En un mot, il serait trop ridicule que Jean-Jacques le Génevois eût la permission de se promener dans la cour de l’Archevêché, que Fréron pût aller voir jouer l’Ecossaise, et moi que je ne pusse aller ni à la messe ni aux spectacles dans la ville où je suis né. Tout ce qui me fâche, c’est l’injustice de celui (3) qui règne à Chanteloup, et qui doit régner bientôt dans Versailles. Non seulement je ne lui ai jamais manqué, mais j’ai toujours été pénétré pour lui de la reconnaissance la plus inaltérable. Devait-il me savoir mauvais gré d’avoir haï cordialement les assassins du chevalier de La Barre et les ennemis de la couronne ? Cette injustice, encore une fois, me désespère. J’ai quatre-vingts ans ; mais je suis avec M. de Chanteloup comme un amant de dix-huit ans quitté par sa maîtresse.
Quand vous jugerez à propos, mon cher ange, d’engager, de forcer votre ami et votre voisin, M. de Praslin, à représenter mon innocence, vous me rendrez la vie.
Je ne vous parle point des bruits qu’on fait déjà courir de l’ancien parlement qu’on rappelle, de M le chancelier qu’on renvoie : je n’en crois pas un mot. Tout ce que je sais, c’est que je suis dévot à mes anges.

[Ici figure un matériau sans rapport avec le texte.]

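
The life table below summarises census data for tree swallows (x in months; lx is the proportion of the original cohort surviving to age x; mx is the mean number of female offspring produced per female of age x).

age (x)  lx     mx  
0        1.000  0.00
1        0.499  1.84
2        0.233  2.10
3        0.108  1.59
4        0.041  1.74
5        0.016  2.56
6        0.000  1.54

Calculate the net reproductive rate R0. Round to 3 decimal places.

lx·mx by age: 0, 0.91816, 0.4893, 0.17172, 0.07134, 0.04096, 0
R0 = Σ lx·mx = 1.69148 → 1.691

1.691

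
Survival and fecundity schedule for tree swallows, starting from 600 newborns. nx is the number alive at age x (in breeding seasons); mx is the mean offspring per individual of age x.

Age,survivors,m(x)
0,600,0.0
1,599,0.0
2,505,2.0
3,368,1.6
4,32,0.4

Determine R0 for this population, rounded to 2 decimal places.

2.69

lx = nx/n0 = nx/600: 1, 0.99833…, 0.84167…, 0.61333…, 0.05333…
lx·mx by age: 0, 0, 1.683333…, 0.981333…, 0.021333…
R0 = Σ lx·mx = 2.686… → 2.69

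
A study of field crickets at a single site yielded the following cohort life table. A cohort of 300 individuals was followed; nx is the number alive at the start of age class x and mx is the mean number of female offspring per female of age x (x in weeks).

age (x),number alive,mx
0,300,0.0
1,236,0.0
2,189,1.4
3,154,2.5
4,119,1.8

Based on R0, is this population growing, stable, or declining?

lx = nx/n0 = nx/300: 1, 0.78667…, 0.63, 0.51333…, 0.39667…
R0 = Σ lx·mx = 0 + 0 + 0.882 + 1.283333… + 0.714… = 2.879333…
R0 > 1, so the population is growing.

growing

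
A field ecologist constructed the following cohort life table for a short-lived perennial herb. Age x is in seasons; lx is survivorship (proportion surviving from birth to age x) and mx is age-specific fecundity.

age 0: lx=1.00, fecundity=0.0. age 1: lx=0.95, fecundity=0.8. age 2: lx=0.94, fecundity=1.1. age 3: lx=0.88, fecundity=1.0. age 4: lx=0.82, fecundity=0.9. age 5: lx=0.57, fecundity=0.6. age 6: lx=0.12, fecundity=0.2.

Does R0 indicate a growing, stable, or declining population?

R0 = Σ lx·mx = 0 + 0.76 + 1.034 + 0.88 + 0.738 + 0.342 + 0.024 = 3.778
R0 > 1, so the population is growing.

growing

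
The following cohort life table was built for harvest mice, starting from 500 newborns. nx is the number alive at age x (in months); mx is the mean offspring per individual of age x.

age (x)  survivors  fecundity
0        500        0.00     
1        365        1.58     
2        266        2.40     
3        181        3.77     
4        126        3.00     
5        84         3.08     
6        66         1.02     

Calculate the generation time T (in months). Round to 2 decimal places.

lx = nx/n0 = nx/500: 1, 0.73, 0.532, 0.362, 0.252, 0.168, 0.132
lx·mx: 0, 1.1534, 1.2768, 1.36474, 0.756, 0.51744, 0.13464 → R0 = 5.20302
x·lx·mx: 0, 1.1534, 2.5536, 4.09422, 3.024, 2.5872, 0.80784 → Σ = 14.22026
T = 14.22026 / 5.20302 = 2.733078… → 2.73

2.73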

1 – Louis XV, mort le 10 Mai. (G.A.)
2 – Louis XV avait exilé verbalement le patriarche. (G.A.)
3 – Le duc de Choiseul. (G.A.)
à M. le chevalier de Lisle.
18 Mai 1774 (1).
Vous assistez, monsieur, à une pièce plus intriguée que toutes celles de Thomas Corneille ; personne ne rend mieux compte que vous de ces pièces de théâtre. Voilà déjà une actrice (2) qui disparaît au troisième acte, contre toutes les règles de la tragédie. Il est probable que les plus grands et les meilleurs acteurs reparaîtront bientôt. Rien n’est plus juste ni plus souhaité du parterre et des loges. Quoique je sois très éloigné, je m’intéresse vivement à ce coup de théâtre.

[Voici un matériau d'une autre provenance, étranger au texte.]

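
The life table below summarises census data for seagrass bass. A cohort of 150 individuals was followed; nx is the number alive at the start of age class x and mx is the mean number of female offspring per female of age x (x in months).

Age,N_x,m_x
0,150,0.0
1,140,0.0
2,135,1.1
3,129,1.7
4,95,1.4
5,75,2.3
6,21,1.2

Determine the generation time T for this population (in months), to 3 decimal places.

lx = nx/n0 = nx/150: 1, 0.93333…, 0.9, 0.86, 0.63333…, 0.5, 0.14
lx·mx: 0, 0, 0.99, 1.462, 0.886667…, 1.15, 0.168 → R0 = 4.656667…
x·lx·mx: 0, 0, 1.98, 4.386, 3.546667…, 5.75, 1.008 → Σ = 16.670667…
T = 16.670667… / 4.656667… = 3.579957… → 3.580

3.580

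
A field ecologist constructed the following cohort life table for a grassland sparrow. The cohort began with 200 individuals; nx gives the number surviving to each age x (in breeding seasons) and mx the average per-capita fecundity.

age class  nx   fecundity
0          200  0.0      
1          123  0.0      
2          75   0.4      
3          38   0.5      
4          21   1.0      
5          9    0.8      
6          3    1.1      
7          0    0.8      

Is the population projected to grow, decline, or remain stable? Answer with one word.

lx = nx/n0 = nx/200: 1, 0.615, 0.375, 0.19, 0.105, 0.045, 0.015, 0
R0 = Σ lx·mx = 0 + 0 + 0.15 + 0.095 + 0.105 + 0.036 + 0.0165 + 0 = 0.4025
R0 < 1, so the population is declining.

declining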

Nous attendons du Gluck ; nous devons tout à vos bontés, en prose, en vers, et en doubles croches. Si j’ai un moment de santé, je paierai à madame du Deffand le quartier courant. Je vous remercie du fond de mon cœur. LE VIEUX MALADE.

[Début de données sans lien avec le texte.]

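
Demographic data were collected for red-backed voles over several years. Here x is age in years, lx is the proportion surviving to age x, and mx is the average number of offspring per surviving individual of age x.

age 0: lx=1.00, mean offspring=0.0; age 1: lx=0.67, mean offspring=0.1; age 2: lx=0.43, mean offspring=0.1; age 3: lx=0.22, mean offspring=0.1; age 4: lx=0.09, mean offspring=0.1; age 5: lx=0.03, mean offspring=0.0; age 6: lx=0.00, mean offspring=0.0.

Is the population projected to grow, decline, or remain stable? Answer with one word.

R0 = Σ lx·mx = 0 + 0.067 + 0.043 + 0.022 + 0.009 + 0 + 0 = 0.141
R0 < 1, so the population is declining.

declining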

1 – Editeurs, de Cayrol et A. François. (G.A.)
2 – Madame du Barry fut obligée de quitter Versailles. (A. François.)
à M. Marin.
22 Mai 1774 (1).
Je crois, mon cher ami, que vous vous trémoussez un peu ; mais je ne crois point que vous alliez à Lampedouse. J’ai été très bien informé de toute la maladie (2). Mais si vous voyez M. le référendaire et M. le duc d’Aiguillon, je vous demande en grâce de les assurer de mon respect et de mon attachement inviolable.
Je serais très affligé qu’on admît la requête de ces polissons de Verron. On m’assure que le rapporteur est un homme de beaucoup d’esprit ; cela me suffit pour me tranquilliser. Je suis persuadé qu’il faut être un fripon pour ne pas voir que du Jonquay est l’un et l’autre.
Si, dans ces moments-ci, quelqu’un de bien intéressant quittait sa maison de campagne pour venir à Paris (3), je vous supplierais de m’en instruire.
Je vous embrasse le plus cordialement du monde.